INFO] 2023-06-22 23:49:12.520 +0800 - flink task command : flink run -p 1 -sae -c org.apache.flink.streaming.examples.socket.SocketWindowWordCount flink-example/SocketWindowWordCount.jar --hostname localhost --port 9999
[INFO] 2023-06-22 23:49:12.520 +0800 - Begin to create command file:/tmp/dolphinscheduler/exec/process/lizu/9986178674720/9986206731168_3/5/5/5_5.command
[INFO] 2023-06-22 23:49:12.521 +0800 - Success create command file, command: #!/bin/bash
BASEDIR=$(cd `dirname $0`; pwd)
cd $BASEDIR
source /Users/lizu/idea/scheduler/dolphinscheduler/dolphinscheduler-standalone-server/target/classes/dolphinscheduler_env.sh
flink run -p 1 -sae -c org.apache.flink.streaming.examples.socket.SocketWindowWordCount flink-example/SocketWindowWordCount.jar --hostname localhost --port 9999
[INFO] 2023-06-22 23:49:12.526 +0800 - task run command: sudo -u lizu -E bash /tmp/dolphinscheduler/exec/process/lizu/9986178674720/9986206731168_3/5/5/5_5.command
[INFO] 2023-06-22 23:49:12.547 +0800 - process start, process id is: 23572
[INFO] 2023-06-22 23:49:15.560 +0800 -  -> Job has been submitted with JobID 192c0f1b984f2bc10cd2ec6d39525fbb

其实就是讲Flink运行的命令和环境变量信息都写入到了一个脚本文件中,然后去运行这个脚本文件,比如:(sudo -u lizu -E bash /tmp/dolphinscheduler/exec/process/lizu/9986178674720/9986206731168_3/5/5/5_5.command)
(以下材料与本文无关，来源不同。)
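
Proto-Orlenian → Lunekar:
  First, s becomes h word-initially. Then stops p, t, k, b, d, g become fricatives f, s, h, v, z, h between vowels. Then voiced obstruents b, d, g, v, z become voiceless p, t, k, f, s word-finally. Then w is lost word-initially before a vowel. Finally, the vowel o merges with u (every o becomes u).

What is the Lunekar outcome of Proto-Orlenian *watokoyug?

Lunekar: *watokoyug > wasohoyug > wasohoyuk > asohoyuk > asuhuyuk  (by intervocalic lenition, final devoicing, glide loss, vowel merger)

asuhuyuk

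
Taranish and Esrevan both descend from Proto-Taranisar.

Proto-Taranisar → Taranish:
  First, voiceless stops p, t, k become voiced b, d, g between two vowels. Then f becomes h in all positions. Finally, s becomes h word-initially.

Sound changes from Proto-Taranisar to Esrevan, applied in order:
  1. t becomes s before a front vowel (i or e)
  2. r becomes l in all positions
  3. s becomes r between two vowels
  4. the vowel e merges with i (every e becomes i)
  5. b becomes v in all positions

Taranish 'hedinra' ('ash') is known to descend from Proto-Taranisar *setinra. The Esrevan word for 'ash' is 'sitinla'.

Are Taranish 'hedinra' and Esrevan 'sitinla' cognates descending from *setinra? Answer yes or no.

Derive the expected Esrevan reflex of *setinra:
Esrevan: *setinra > sesinra > sesinla > serinla > sirinla  (by palatalisation, unconditioned shift, rhotacism, vowel merger)
The regular Esrevan reflex would be 'sirinla', but the attested form is 'sitinla'. The correspondence is irregular, so they are not cognates (the Esrevan form has a different source).

no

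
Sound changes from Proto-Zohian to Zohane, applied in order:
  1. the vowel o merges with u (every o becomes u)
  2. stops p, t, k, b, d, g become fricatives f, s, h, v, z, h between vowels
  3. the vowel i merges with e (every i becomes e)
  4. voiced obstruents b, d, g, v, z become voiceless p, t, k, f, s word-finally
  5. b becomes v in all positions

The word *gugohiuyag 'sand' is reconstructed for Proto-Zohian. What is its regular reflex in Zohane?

guhuheuyak

Zohane: *gugohiuyag
  gugohiuyag → guguhiuyag   [vowel merger]
  guguhiuyag → guhuhiuyag   [intervocalic lenition]
  guhuhiuyag → guhuheuyag   [vowel merger]
  guhuheuyag → guhuheuyak   [final devoicing]
  guhuheuyak (rule 5 does not apply)
  giving Zohane guhuheuyak.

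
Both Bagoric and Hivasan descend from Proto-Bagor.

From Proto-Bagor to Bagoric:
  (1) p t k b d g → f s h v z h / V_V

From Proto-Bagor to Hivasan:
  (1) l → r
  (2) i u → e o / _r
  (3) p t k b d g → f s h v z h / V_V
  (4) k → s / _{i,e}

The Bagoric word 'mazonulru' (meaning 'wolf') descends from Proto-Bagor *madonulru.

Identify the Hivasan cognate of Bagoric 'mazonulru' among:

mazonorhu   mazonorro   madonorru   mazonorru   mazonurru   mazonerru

Hivasan: start from *madonulru.
  rule 1 (unconditioned shift): madonulru → madonurru
  rule 2 (pre-rhotic lowering): madonurru → madonorru
  rule 3 (intervocalic lenition): madonorru → mazonorru
  rule 4: no change — mazonorru
  ⇒ Hivasan mazonorru
Only 'mazonorru' matches the regular Hivasan development of *madonulru.

mazonorru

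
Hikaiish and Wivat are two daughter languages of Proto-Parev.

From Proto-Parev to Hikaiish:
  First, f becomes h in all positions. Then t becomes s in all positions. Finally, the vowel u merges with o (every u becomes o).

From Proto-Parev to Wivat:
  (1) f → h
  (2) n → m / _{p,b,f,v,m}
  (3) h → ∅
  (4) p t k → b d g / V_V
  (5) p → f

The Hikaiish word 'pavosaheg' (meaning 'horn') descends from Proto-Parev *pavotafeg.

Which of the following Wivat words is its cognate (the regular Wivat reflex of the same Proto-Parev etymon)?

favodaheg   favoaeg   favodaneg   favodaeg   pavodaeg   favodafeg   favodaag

Wivat: *pavotafeg
  pavotafeg → pavotaheg   [unconditioned shift]
  pavotaheg (rule 2 does not apply)
  pavotaheg → pavotaeg   [h-loss]
  pavotaeg → pavodaeg   [intervocalic voicing]
  pavodaeg → favodaeg   [unconditioned shift]
  giving Wivat favodaeg.
Only 'favodaeg' matches the regular Wivat development of *pavotafeg.

favodaeg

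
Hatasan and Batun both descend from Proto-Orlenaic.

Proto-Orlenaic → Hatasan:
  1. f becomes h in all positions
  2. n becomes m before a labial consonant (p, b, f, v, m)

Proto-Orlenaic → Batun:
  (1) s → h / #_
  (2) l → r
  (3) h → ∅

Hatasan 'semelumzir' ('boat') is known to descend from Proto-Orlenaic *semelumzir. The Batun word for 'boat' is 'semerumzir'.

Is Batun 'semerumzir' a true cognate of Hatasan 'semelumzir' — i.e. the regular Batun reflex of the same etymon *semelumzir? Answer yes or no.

no

Derive the expected Batun reflex of *semelumzir:
Batun: *semelumzir > hemelumzir > hemerumzir > emerumzir  (by debuccalisation, unconditioned shift, h-loss)
The regular Batun reflex would be 'emerumzir', but the attested form is 'semerumzir'. The correspondence is irregular, so they are not cognates (the Batun form has a different source).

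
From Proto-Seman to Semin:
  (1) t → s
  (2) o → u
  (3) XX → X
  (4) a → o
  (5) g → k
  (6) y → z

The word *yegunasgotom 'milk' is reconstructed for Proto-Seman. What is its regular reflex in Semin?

Semin: *yegunasgotom
  yegunasgotom → yegunasgosom   [unconditioned shift]
  yegunasgosom → yegunasgusum   [vowel merger]
  yegunasgusum (rule 3 does not apply)
  yegunasgusum → yegunosgusum   [vowel merger]
  yegunosgusum → yekunoskusum   [unconditioned shift]
  yekunoskusum → zekunoskusum   [unconditioned shift]
  giving Semin zekunoskusum.

zekunoskusum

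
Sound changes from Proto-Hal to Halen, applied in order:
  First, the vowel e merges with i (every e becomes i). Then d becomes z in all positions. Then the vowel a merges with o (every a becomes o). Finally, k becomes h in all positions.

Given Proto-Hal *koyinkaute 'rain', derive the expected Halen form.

hoyinhouti

Halen: *koyinkaute > koyinkauti > koyinkouti > hoyinhouti  (by vowel merger, vowel merger, unconditioned shift)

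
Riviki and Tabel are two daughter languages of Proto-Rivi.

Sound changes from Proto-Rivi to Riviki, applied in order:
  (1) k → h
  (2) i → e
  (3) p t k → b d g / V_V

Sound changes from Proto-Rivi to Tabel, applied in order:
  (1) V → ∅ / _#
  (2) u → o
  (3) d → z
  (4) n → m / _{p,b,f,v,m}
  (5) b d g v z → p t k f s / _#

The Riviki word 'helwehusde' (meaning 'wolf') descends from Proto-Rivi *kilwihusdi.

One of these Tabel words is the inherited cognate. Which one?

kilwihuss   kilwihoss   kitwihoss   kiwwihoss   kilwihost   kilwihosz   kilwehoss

Tabel: *kilwihusdi
  kilwihusdi → kilwihusd   [apocope]
  kilwihusd → kilwihosd   [vowel merger]
  kilwihosd → kilwihosz   [unconditioned shift]
  kilwihosz (rule 4 does not apply)
  kilwihosz → kilwihoss   [final devoicing]
  giving Tabel kilwihoss.

kilwihoss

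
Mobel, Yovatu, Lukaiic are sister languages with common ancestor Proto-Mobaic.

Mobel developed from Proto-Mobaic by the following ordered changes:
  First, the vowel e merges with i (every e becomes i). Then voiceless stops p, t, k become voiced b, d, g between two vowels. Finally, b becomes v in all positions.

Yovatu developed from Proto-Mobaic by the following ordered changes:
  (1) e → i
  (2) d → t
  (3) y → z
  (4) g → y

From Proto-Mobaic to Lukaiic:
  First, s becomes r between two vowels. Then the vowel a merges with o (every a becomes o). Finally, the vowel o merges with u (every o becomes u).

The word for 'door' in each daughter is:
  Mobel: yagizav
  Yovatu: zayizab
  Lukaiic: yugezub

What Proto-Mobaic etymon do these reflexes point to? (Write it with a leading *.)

*yagezab

Position 7: Mobel has v, Yovatu has b, Lukaiic has b. Yovatu preserves b here (none of its changes turn any other segment into b), so the proto-segment is *b.
Position 3: Mobel has g, Yovatu has y, Lukaiic has g. Lukaiic preserves g here (none of its changes turn any other segment into g), so the proto-segment is *g.
Position 6: Mobel has a, Yovatu has a, Lukaiic has u. Mobel preserves a here (none of its changes turn any other segment into a), so the proto-segment is *a.
Continuing position by position gives *yagezab; check it forward:
Mobel: start from *yagezab.
  rule 1 (vowel merger): yagezab → yagizab
  rule 2: no change — yagizab
  rule 3 (unconditioned shift): yagizab → yagizav
  ⇒ Mobel yagizav
Yovatu: *yagezab > yagizab > zagizab > zayizab  (by vowel merger, unconditioned shift, unconditioned shift)
Lukaiic: *yagezab
  yagezab (rule 1 does not apply)
  yagezab → yogezob   [vowel merger]
  yogezob → yugezub   [vowel merger]
  giving Lukaiic yugezub.
Only *yagezab yields all of Mobel yagizav, Yovatu zayizab, Lukaiic yugezub.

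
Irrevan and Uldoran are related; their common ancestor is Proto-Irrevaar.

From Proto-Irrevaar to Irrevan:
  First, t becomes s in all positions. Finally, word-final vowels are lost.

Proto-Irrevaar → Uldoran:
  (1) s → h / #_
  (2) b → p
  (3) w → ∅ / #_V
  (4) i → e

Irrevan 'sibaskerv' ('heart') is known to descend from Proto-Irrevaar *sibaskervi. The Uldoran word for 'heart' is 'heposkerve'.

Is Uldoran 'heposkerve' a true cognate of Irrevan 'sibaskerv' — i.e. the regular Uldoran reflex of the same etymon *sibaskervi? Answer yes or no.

Derive the expected Uldoran reflex of *sibaskervi:
Uldoran: *sibaskervi > hibaskervi > hipaskervi > hepaskerve  (by debuccalisation, unconditioned shift, vowel merger)
The regular Uldoran reflex would be 'hepaskerve', but the attested form is 'heposkerve'. The correspondence is irregular, so they are not cognates (the Uldoran form has a different source).

no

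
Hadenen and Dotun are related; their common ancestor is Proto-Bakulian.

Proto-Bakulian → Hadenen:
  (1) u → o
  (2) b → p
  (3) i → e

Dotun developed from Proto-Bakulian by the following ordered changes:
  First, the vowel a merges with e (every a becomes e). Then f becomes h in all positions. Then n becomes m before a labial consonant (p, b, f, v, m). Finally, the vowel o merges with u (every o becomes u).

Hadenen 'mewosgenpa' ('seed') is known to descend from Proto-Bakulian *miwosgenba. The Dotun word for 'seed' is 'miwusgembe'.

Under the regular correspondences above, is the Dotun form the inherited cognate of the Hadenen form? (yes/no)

yes

Derive the expected Dotun reflex of *miwosgenba:
Dotun: *miwosgenba
  miwosgenba → miwosgenbe   [vowel merger]
  miwosgenbe (rule 2 does not apply)
  miwosgenbe → miwosgembe   [nasal place assimilation]
  miwosgembe → miwusgembe   [vowel merger]
  giving Dotun miwusgembe.
Dotun 'miwusgembe' matches the regular reflex exactly, so the pair is cognate.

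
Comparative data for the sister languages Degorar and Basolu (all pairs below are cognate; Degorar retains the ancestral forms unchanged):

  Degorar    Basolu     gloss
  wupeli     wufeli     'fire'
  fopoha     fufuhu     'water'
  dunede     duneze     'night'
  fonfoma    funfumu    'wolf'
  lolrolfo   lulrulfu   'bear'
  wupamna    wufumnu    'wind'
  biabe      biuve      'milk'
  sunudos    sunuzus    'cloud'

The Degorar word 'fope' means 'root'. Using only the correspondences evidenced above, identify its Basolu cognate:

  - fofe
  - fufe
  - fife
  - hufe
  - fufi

fufe

fopoha ~ fufuhu — Degorar o corresponds to Basolu u after a consonant, before a labial obstruent.
wupeli ~ wufeli — Degorar p corresponds to Basolu f between vowels (before a front vowel).
Applying these to Degorar 'fope':
  fope → fupe   (o→u after a consonant, before a labial obstruent)
  fupe → fufe   (p→f between vowels (before a front vowel))
So the Basolu cognate is 'fufe'.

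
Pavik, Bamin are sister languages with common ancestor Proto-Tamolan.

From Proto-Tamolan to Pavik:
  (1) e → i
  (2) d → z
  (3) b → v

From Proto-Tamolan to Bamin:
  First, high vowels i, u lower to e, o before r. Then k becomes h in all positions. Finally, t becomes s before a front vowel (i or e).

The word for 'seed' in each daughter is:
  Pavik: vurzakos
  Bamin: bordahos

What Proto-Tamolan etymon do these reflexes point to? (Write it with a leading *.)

Position 6: Pavik has k, Bamin has h. Pavik preserves k here (none of its changes turn any other segment into k), so the proto-segment is *k.
Position 4: Pavik has z, Bamin has d. Bamin preserves d here (none of its changes turn any other segment into d), so the proto-segment is *d.
Continuing position by position gives *burdakos; check it forward:
Pavik: *burdakos
  burdakos (rule 1 does not apply)
  burdakos → burzakos   [unconditioned shift]
  burzakos → vurzakos   [unconditioned shift]
  giving Pavik vurzakos.
Bamin: *burdakos
  burdakos → bordakos   [pre-rhotic lowering]
  bordakos → bordahos   [unconditioned shift]
  bordahos (rule 3 does not apply)
  giving Bamin bordahos.
No other proto-form is consistent with every reflex, so the reconstruction is *burdakos.

*burdakos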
如果是Flink任务则会启动一个CliFrontend进程并且代码中通过process.waitFor一直等待进程的返回,直到返回失败或者成功的标志。

最终还会通过afterExecute方法去通知master任务运行的情况

protected void sendTaskResult() {
	taskExecutionContext.setCurrentExecutionStatus(task.getExitStatus());
	taskExecutionContext.setEndTime(new Date());
	taskExecutionContext.setProcessId(task.getProcessId());
	taskExecutionContext.setAppIds(task.getAppIds());
	taskExecutionContext.setVarPool(JSONUtils.toJsonString(task.getParameters().getVarPool()));
	workerMessageSender.sendMessageWithRetry(taskExecutionContext, masterAddress, CommandType.TASK_EXECUTE_RESULT);

	logger.info("Send task execute result to master, the current task status: {}",
			taskExecutionContext.getCurrentExecutionStatus());
}

相关运行日志

[INFO] 2023-06-22 23:49:15.560 +0800 -  -> Job has been submitted with JobID 192c0f1b984f2bc10cd2ec6d39525fbb
[INFO] 2023-06-23 00:11:35.405 +0800 - process has exited. execute path:/tmp/dolphinscheduler/exec/process/lizu/9986178674720/9986206731168_3/5/5, processId:23572 ,exitStatusCode:1 ,processWaitForStatus:true ,processExitValue:1
[INFO] 2023-06-23 00:11:35.411 +0800 - Send task execute result to master, the current task status: TaskExecutionStatus{code=6, desc='failure'}

总结

上面就是Flink任务在Dolphinscheduler中如何运行的简单介绍,如果有不对的地方,希望可以提出来一起进步。